CARLO
Faça uma infusão da casca de quatro ou cinco limões, cortada muito fina, com o sumo; adicione um litro de leite de vaca gordo, e trezentas e quarenta gramas de açúcar; leve a ferver em lume brando, coe por um guardanapo, congele, e está feito.
O Livro dos Gelos
Depois da grandiosidade de Versalhes, o labirinto que era o palácio de Whitehall de Carlos II foi uma surpresa. Algumas partes pareciam quase abandonadas; outras continham estátuas e relógios de sol admiravelmente executados, mas colocados aparentemente sem reflexão ou cuidado. A dada altura, passámos por uma antiga casa de campo, de madeira, que parecia embutida no próprio palácio, como se este, ao crescer, tivesse simplesmente engolido as estruturas que o rodeavam.
– Estão sempre a dizer que vão demolir este castelo velho – disse Cassell enquanto me conduzia pelo labirinto. – Carlos quer construir a sua própria Versalhes, em Windsor, mas o parlamento considera que lhe está a dar dinheiro para política externa, não para palácios estrangeiros.
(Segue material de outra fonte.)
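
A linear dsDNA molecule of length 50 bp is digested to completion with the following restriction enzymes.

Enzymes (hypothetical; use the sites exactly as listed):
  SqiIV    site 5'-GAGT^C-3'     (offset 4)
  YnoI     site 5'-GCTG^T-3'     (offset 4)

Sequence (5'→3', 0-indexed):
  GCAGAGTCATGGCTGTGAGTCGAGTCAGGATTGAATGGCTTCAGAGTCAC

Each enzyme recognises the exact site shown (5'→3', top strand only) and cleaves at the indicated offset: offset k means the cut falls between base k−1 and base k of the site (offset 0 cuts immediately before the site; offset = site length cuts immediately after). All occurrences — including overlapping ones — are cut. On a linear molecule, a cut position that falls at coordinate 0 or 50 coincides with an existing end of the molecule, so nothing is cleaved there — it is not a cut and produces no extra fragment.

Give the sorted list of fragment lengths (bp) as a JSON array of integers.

[3,5,5,7,8,22]

Scan for sites:
  SqiIV (GAGTC, off=4): starts [3, 16, 21, 43] → cuts [7, 20, 25, 47]
  YnoI (GCTGT, off=4): starts [11] → cuts [15]

All cut coordinates (distinct, sorted): [7, 15, 20, 25, 47]

Fragments:
  [0,7): 7 bp
  [7,15): 8 bp
  [15,20): 5 bp
  [20,25): 5 bp
  [25,47): 22 bp
  [47,50): 3 bp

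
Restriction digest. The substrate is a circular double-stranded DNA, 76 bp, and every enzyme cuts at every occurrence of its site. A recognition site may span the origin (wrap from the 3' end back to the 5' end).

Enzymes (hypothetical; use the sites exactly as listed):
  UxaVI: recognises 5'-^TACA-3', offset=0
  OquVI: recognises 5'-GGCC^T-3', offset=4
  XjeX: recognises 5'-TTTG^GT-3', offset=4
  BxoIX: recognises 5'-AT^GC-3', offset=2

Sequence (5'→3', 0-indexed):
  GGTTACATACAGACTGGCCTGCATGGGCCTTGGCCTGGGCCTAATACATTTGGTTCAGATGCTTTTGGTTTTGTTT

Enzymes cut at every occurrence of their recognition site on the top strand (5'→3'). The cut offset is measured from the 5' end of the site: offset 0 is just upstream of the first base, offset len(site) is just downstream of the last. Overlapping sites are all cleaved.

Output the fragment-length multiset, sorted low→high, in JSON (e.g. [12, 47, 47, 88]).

Per-enzyme occurrences:
  UxaVI TACA/0: at [3, 7, 44] ⇒ [3, 7, 44]
  OquVI GGCCT/4: at [15, 25, 31, 37] ⇒ [19, 29, 35, 41]
  XjeX TTTGGT/4: at [48, 63, 73] ⇒ [1, 52, 67]
  BxoIX ATGC/2: at [58] ⇒ [60]

All cut coordinates (distinct, sorted): [1, 3, 7, 19, 29, 35, 41, 44, 52, 60, 67]

Fragment lengths:
  1→3: 2 bp
  3→7: 4 bp
  7→19: 12 bp
  19→29: 10 bp
  29→35: 6 bp
  35→41: 6 bp
  41→44: 3 bp
  44→52: 8 bp
  52→60: 8 bp
  60→67: 7 bp
  67→1 (wrap): 76-67+1 = 10 bp

[2,3,4,6,6,7,8,8,10,10,12]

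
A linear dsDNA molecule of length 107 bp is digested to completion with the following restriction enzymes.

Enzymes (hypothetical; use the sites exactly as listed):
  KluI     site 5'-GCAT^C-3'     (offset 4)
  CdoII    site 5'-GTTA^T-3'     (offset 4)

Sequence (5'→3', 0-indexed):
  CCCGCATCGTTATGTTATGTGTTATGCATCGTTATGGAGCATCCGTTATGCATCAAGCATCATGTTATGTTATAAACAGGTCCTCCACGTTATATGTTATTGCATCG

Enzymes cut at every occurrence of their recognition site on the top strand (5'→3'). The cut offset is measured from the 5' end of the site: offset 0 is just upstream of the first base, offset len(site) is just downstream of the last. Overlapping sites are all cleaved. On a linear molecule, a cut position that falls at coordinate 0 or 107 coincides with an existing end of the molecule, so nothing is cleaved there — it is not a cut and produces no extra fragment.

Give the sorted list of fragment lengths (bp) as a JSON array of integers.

Per-enzyme occurrences:
  KluI GCATC/4: at [3, 25, 38, 49, 56, 101] ⇒ [7, 29, 42, 53, 60, 105]
  CdoII GTTAT/4: at [8, 13, 20, 30, 44, 63, 68, 88, 95] ⇒ [12, 17, 24, 34, 48, 67, 72, 92, 99]

All cut coordinates (distinct, sorted): [7, 12, 17, 24, 29, 34, 42, 48, 53, 60, 67, 72, 92, 99, 105]

Fragments:
  [0,7): 7 bp
  [7,12): 5 bp
  [12,17): 5 bp
  [17,24): 7 bp
  [24,29): 5 bp
  [29,34): 5 bp
  [34,42): 8 bp
  [42,48): 6 bp
  [48,53): 5 bp
  [53,60): 7 bp
  [60,67): 7 bp
  [67,72): 5 bp
  [72,92): 20 bp
  [92,99): 7 bp
  [99,105): 6 bp
  [105,107): 2 bp

[2,5,5,5,5,5,5,6,6,7,7,7,7,7,8,20]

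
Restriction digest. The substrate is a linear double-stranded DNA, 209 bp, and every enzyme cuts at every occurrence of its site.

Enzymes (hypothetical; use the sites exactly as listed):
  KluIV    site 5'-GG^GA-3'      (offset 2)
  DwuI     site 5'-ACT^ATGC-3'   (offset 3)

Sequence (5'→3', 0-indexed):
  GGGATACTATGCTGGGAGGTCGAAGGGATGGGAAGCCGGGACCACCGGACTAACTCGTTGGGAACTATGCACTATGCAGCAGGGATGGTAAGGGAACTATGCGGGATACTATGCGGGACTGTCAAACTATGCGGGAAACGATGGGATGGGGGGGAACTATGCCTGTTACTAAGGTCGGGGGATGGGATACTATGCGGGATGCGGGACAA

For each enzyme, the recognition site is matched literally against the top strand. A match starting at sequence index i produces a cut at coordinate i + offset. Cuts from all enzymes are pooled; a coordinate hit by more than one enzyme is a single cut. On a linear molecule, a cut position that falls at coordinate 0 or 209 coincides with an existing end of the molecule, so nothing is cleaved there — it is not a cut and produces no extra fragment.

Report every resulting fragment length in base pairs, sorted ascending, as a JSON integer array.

Scan for sites:
  KluIV GGGA/2: at [0, 13, 24, 29, 37, 59, 81, 91, 102, 114, 132, 142, 151, 178, 183, 195, 202] ⇒ [2, 15, 26, 31, 39, 61, 83, 93, 104, 116, 134, 144, 153, 180, 185, 197, 204]
  DwuI ACTATGC/3: at [5, 63, 70, 95, 107, 125, 155, 188] ⇒ [8, 66, 73, 98, 110, 128, 158, 191]

Pooled cuts: [2, 8, 15, 26, 31, 39, 61, 66, 73, 83, 93, 98, 104, 110, 116, 128, 134, 144, 153, 158, 180, 185, 191, 197, 204]

Fragments:
  [0,2): 2 bp
  [2,8): 6 bp
  [8,15): 7 bp
  [15,26): 11 bp
  [26,31): 5 bp
  [31,39): 8 bp
  [39,61): 22 bp
  [61,66): 5 bp
  [66,73): 7 bp
  [73,83): 10 bp
  [83,93): 10 bp
  [93,98): 5 bp
  [98,104): 6 bp
  [104,110): 6 bp
  [110,116): 6 bp
  [116,128): 12 bp
  [128,134): 6 bp
  [134,144): 10 bp
  [144,153): 9 bp
  [153,158): 5 bp
  [158,180): 22 bp
  [180,185): 5 bp
  [185,191): 6 bp
  [191,197): 6 bp
  [197,204): 7 bp
  [204,209): 5 bp

[2,5,5,5,5,5,5,6,6,6,6,6,6,6,7,7,7,8,9,10,10,10,11,12,22,22]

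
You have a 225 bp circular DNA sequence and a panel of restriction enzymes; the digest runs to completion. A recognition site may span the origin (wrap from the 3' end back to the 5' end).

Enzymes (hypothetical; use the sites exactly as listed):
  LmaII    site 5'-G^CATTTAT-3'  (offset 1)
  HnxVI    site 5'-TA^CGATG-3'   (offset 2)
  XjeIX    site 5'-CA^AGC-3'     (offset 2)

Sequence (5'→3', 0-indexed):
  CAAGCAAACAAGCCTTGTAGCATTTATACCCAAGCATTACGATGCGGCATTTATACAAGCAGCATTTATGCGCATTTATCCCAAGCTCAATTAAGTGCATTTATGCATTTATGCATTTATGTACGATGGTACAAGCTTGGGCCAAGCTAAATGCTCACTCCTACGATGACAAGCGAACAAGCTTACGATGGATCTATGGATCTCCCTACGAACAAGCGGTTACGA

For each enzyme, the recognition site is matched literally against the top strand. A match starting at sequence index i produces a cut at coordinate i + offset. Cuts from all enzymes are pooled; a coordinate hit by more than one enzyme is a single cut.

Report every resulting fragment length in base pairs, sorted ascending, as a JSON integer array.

[5,6,7,8,8,8,8,8,8,10,10,10,10,10,11,11,12,13,14,19,29]

Per-enzyme occurrences:
  LmaII (GCATTTAT, off=1): starts [19, 46, 61, 71, 96, 104, 112] → cuts [20, 47, 62, 72, 97, 105, 113]
  HnxVI (TACGATG, off=2): starts [37, 121, 161, 183] → cuts [39, 123, 163, 185]
  XjeIX (CAAGC, off=2): starts [0, 8, 30, 55, 81, 131, 142, 169, 177, 212] → cuts [2, 10, 32, 57, 83, 133, 144, 171, 179, 214]

Pooled cuts: [2, 10, 20, 32, 39, 47, 57, 62, 72, 83, 97, 105, 113, 123, 133, 144, 163, 171, 179, 185, 214]

Fragments:
  2→10: 8 bp
  10→20: 10 bp
  20→32: 12 bp
  32→39: 7 bp
  39→47: 8 bp
  47→57: 10 bp
  57→62: 5 bp
  62→72: 10 bp
  72→83: 11 bp
  83→97: 14 bp
  97→105: 8 bp
  105→113: 8 bp
  113→123: 10 bp
  123→133: 10 bp
  133→144: 11 bp
  144→163: 19 bp
  163→171: 8 bp
  171→179: 8 bp
  179→185: 6 bp
  185→214: 29 bp
  214→2 (wrap): 225-214+2 = 13 bp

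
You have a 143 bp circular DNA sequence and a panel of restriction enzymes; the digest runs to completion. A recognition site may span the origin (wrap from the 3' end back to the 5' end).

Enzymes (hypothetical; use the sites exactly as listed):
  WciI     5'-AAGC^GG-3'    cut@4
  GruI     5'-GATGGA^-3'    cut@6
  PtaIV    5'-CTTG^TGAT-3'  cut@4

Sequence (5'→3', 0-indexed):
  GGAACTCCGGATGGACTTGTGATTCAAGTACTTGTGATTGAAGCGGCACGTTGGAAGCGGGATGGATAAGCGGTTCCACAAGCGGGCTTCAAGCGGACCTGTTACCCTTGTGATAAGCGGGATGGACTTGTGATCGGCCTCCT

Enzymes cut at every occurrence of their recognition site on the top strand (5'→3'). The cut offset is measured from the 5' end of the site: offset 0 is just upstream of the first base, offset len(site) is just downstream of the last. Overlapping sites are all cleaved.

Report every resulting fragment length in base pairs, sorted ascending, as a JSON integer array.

Site scan:
  WciI (AAGCGG, off=4): starts [40, 54, 67, 79, 90, 114] → cuts [44, 58, 71, 83, 94, 118]
  GruI (GATGGA, off=6): starts [9, 60, 120] → cuts [15, 66, 126]
  PtaIV (CTTGTGAT, off=4): starts [15, 30, 106, 126] → cuts [19, 34, 110, 130]

All cut coordinates (distinct, sorted): [15, 19, 34, 44, 58, 66, 71, 83, 94, 110, 118, 126, 130]

Fragment lengths:
  15→19: 4 bp
  19→34: 15 bp
  34→44: 10 bp
  44→58: 14 bp
  58→66: 8 bp
  66→71: 5 bp
  71→83: 12 bp
  83→94: 11 bp
  94→110: 16 bp
  110→118: 8 bp
  118→126: 8 bp
  126→130: 4 bp
  130→15 (wrap): 143-130+15 = 28 bp

[4,4,5,8,8,8,10,11,12,14,15,16,28]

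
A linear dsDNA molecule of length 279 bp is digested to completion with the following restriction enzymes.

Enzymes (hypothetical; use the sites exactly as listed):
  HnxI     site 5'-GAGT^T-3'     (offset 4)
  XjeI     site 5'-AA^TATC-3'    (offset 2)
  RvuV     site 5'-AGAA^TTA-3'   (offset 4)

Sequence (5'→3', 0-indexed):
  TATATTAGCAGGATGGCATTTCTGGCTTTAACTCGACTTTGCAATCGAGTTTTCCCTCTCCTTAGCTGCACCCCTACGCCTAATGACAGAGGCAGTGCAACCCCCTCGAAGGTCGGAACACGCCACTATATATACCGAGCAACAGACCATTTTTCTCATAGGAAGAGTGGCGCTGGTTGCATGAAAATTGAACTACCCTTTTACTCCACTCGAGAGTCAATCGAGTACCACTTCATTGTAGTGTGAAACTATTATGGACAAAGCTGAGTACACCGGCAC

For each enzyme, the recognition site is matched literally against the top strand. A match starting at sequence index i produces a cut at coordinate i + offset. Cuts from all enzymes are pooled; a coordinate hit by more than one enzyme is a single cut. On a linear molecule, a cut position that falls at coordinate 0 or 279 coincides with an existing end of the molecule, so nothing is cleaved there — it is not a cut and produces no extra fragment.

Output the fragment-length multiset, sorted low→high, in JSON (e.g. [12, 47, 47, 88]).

Scan for sites:
  HnxI GAGTT/4: at [46] ⇒ [50]
  XjeI (AATATC, off=2): no sites
  RvuV (AGAATTA, off=4): no sites

All cut coordinates (distinct, sorted): [50]

Fragments:
  [0,50): 50 bp
  [50,279): 229 bp

[50,229]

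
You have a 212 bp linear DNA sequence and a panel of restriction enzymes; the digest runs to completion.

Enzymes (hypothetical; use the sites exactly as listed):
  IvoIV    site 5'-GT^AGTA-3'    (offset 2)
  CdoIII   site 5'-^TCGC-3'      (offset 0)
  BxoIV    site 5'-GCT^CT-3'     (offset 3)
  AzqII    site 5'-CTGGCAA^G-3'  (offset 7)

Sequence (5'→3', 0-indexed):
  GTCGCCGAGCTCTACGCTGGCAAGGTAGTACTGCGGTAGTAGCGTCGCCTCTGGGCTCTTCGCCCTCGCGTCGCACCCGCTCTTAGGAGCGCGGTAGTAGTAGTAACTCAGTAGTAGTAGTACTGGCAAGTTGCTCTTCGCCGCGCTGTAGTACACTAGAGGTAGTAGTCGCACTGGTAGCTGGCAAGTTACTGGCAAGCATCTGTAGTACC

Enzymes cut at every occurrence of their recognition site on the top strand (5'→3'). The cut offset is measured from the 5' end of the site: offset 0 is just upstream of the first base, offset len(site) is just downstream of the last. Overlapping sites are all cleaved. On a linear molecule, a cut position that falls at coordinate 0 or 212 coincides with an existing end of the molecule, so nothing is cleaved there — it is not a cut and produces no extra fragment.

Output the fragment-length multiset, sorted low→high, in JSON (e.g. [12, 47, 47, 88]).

[1,2,2,3,3,3,3,3,5,5,6,6,6,7,8,10,11,11,11,11,11,12,12,13,14,14,19]

Scan for sites:
  IvoIV (GTAGTA, off=2): starts [24, 35, 93, 96, 99, 110, 113, 116, 147, 161, 204] → cuts [26, 37, 95, 98, 101, 112, 115, 118, 149, 163, 206]
  CdoIII (TCGC, off=0): starts [1, 44, 59, 65, 70, 137, 168] → cuts [1, 44, 59, 65, 70, 137, 168]
  BxoIV (GCTCT, off=3): starts [8, 54, 78, 132] → cuts [11, 57, 81, 135]
  AzqII (CTGGCAAG, off=7): starts [16, 122, 180, 191] → cuts [23, 129, 187, 198]

Pooled cuts: [1, 11, 23, 26, 37, 44, 57, 59, 65, 70, 81, 95, 98, 101, 112, 115, 118, 129, 135, 137, 149, 163, 168, 187, 198, 206]

Fragment lengths:
  [0,1): 1 bp
  [1,11): 10 bp
  [11,23): 12 bp
  [23,26): 3 bp
  [26,37): 11 bp
  [37,44): 7 bp
  [44,57): 13 bp
  [57,59): 2 bp
  [59,65): 6 bp
  [65,70): 5 bp
  [70,81): 11 bp
  [81,95): 14 bp
  [95,98): 3 bp
  [98,101): 3 bp
  [101,112): 11 bp
  [112,115): 3 bp
  [115,118): 3 bp
  [118,129): 11 bp
  [129,135): 6 bp
  [135,137): 2 bp
  [137,149): 12 bp
  [149,163): 14 bp
  [163,168): 5 bp
  [168,187): 19 bp
  [187,198): 11 bp
  [198,206): 8 bp
  [206,212): 6 bp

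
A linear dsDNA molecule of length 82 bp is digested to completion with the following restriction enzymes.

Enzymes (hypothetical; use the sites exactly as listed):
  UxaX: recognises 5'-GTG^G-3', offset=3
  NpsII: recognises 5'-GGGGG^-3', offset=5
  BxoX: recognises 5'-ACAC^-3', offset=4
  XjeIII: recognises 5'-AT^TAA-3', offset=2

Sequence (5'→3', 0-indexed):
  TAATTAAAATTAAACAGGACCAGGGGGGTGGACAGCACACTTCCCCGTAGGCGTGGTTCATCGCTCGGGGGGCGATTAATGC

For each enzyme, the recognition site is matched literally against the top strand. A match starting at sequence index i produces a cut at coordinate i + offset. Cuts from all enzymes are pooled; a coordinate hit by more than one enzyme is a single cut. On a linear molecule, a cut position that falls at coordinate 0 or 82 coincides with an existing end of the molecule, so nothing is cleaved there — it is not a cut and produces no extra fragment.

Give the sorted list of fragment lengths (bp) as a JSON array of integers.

Site scan:
  UxaX (GTGG, off=3): starts [27, 52] → cuts [30, 55]
  NpsII (GGGGG, off=5): starts [22, 23, 66, 67] → cuts [27, 28, 71, 72]
  BxoX (ACAC, off=4): starts [36] → cuts [40]
  XjeIII (ATTAA, off=2): starts [2, 8, 74] → cuts [4, 10, 76]

Pooled cuts: [4, 10, 27, 28, 30, 40, 55, 71, 72, 76]

Fragment lengths:
  [0,4): 4 bp
  [4,10): 6 bp
  [10,27): 17 bp
  [27,28): 1 bp
  [28,30): 2 bp
  [30,40): 10 bp
  [40,55): 15 bp
  [55,71): 16 bp
  [71,72): 1 bp
  [72,76): 4 bp
  [76,82): 6 bp

[1,1,2,4,4,6,6,10,15,16,17]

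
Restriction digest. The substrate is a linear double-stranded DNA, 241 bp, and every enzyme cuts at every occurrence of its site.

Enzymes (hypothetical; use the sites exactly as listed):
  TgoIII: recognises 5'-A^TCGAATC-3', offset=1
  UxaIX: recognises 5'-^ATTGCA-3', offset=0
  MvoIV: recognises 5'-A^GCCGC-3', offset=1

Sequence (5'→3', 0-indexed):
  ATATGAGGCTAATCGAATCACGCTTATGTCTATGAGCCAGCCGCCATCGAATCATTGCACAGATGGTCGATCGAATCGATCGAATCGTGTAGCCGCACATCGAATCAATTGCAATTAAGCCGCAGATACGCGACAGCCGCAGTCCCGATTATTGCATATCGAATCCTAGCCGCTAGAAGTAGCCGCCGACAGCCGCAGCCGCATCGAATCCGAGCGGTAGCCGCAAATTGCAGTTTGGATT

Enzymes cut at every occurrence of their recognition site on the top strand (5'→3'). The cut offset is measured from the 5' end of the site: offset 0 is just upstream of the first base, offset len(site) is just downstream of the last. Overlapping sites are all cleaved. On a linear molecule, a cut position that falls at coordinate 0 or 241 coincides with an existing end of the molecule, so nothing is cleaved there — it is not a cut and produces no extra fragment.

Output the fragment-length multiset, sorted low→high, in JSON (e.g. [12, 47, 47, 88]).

Per-enzyme occurrences:
  TgoIII (ATCGAATC, off=1): starts [11, 45, 69, 78, 98, 157, 202] → cuts [12, 46, 70, 79, 99, 158, 203]
  UxaIX (ATTGCA, off=0): starts [53, 107, 150, 226] → cuts [53, 107, 150, 226]
  MvoIV (AGCCGC, off=1): starts [38, 90, 117, 134, 167, 180, 190, 196, 218] → cuts [39, 91, 118, 135, 168, 181, 191, 197, 219]

All cut coordinates (distinct, sorted): [12, 39, 46, 53, 70, 79, 91, 99, 107, 118, 135, 150, 158, 168, 181, 191, 197, 203, 219, 226]

Fragments:
  [0,12): 12 bp
  [12,39): 27 bp
  [39,46): 7 bp
  [46,53): 7 bp
  [53,70): 17 bp
  [70,79): 9 bp
  [79,91): 12 bp
  [91,99): 8 bp
  [99,107): 8 bp
  [107,118): 11 bp
  [118,135): 17 bp
  [135,150): 15 bp
  [150,158): 8 bp
  [158,168): 10 bp
  [168,181): 13 bp
  [181,191): 10 bp
  [191,197): 6 bp
  [197,203): 6 bp
  [203,219): 16 bp
  [219,226): 7 bp
  [226,241): 15 bp

[6,6,7,7,7,8,8,8,9,10,10,11,12,12,13,15,15,16,17,17,27]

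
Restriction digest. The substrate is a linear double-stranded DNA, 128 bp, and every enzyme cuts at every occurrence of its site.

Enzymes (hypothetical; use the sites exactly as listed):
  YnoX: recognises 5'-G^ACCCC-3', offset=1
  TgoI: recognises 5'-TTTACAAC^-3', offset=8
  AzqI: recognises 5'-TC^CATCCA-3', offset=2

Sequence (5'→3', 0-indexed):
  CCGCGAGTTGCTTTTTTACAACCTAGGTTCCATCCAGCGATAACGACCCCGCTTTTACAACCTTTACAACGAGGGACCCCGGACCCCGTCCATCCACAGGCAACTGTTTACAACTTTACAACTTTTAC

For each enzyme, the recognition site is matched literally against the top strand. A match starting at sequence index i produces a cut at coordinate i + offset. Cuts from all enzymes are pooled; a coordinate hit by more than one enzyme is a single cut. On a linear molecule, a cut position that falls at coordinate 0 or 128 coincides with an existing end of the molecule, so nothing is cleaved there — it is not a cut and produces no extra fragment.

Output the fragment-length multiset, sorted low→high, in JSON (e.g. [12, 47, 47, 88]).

Scan for sites:
  YnoX GACCCC/1: at [44, 74, 81] ⇒ [45, 75, 82]
  TgoI TTTACAAC/8: at [14, 53, 62, 106, 114] ⇒ [22, 61, 70, 114, 122]
  AzqI TCCATCCA/2: at [28, 88] ⇒ [30, 90]

Pooled cuts: [22, 30, 45, 61, 70, 75, 82, 90, 114, 122]

Fragments:
  [0,22): 22 bp
  [22,30): 8 bp
  [30,45): 15 bp
  [45,61): 16 bp
  [61,70): 9 bp
  [70,75): 5 bp
  [75,82): 7 bp
  [82,90): 8 bp
  [90,114): 24 bp
  [114,122): 8 bp
  [122,128): 6 bp

[5,6,7,8,8,8,9,15,16,22,24]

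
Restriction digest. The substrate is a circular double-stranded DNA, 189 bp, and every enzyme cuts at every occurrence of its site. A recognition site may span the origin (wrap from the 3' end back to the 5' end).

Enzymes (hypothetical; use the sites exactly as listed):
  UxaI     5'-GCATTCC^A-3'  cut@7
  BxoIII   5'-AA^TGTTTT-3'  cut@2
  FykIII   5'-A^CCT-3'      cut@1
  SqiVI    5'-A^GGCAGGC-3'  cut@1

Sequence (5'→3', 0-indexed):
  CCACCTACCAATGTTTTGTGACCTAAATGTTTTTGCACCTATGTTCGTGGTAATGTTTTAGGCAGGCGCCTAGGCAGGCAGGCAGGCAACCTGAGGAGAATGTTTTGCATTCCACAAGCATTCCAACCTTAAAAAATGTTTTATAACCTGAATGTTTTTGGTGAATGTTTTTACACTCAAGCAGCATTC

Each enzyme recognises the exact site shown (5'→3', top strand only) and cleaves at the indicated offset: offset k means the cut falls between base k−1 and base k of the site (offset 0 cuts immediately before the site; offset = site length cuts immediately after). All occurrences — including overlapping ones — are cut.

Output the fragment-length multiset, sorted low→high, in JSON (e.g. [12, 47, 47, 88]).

Scan for sites:
  UxaI GCATTCCA/7: at [106, 117] ⇒ [113, 124]
  BxoIII AATGTTTT/2: at [9, 25, 51, 98, 134, 150, 163] ⇒ [11, 27, 53, 100, 136, 152, 165]
  FykIII ACCT/1: at [2, 20, 36, 88, 125, 145] ⇒ [3, 21, 37, 89, 126, 146]
  SqiVI AGGCAGGC/1: at [59, 71, 75, 79] ⇒ [60, 72, 76, 80]

All cut coordinates (distinct, sorted): [3, 11, 21, 27, 37, 53, 60, 72, 76, 80, 89, 100, 113, 124, 126, 136, 146, 152, 165]

Fragments:
  3→11: 8 bp
  11→21: 10 bp
  21→27: 6 bp
  27→37: 10 bp
  37→53: 16 bp
  53→60: 7 bp
  60→72: 12 bp
  72→76: 4 bp
  76→80: 4 bp
  80→89: 9 bp
  89→100: 11 bp
  100→113: 13 bp
  113→124: 11 bp
  124→126: 2 bp
  126→136: 10 bp
  136→146: 10 bp
  146→152: 6 bp
  152→165: 13 bp
  165→3 (wrap): 189-165+3 = 27 bp

[2,4,4,6,6,7,8,9,10,10,10,10,11,11,12,13,13,16,27]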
Por aqui.
O capitão, que estava obviamente familiarizado com o caminho, abriu uma porta e entrámos numa vacaria fria, com chão de pedra. Quatro vacas castanhas olharam para nós com olhos tristes. Por baixo das suas barrigas, as criadas puxavam-lhes as tetas com movimentos experientes e fluidos. O cheiro a leite quente e a comida ruminada enchia o ar. Cassell atravessou a sala sem uma pausa e abriu outra porta.
Uma passagem estreita e depois um portão. Dava para um claustro onde vi um pequeno campo de tiro ao arco. Um grupo de mulheres disparava contra um alvo de palha.
– A rainha – murmurou Cassell, indicando uma figura esguia com um aceno. – Pratica todos os dias, pobrezinha. É a única coisa que tem para se ocupar.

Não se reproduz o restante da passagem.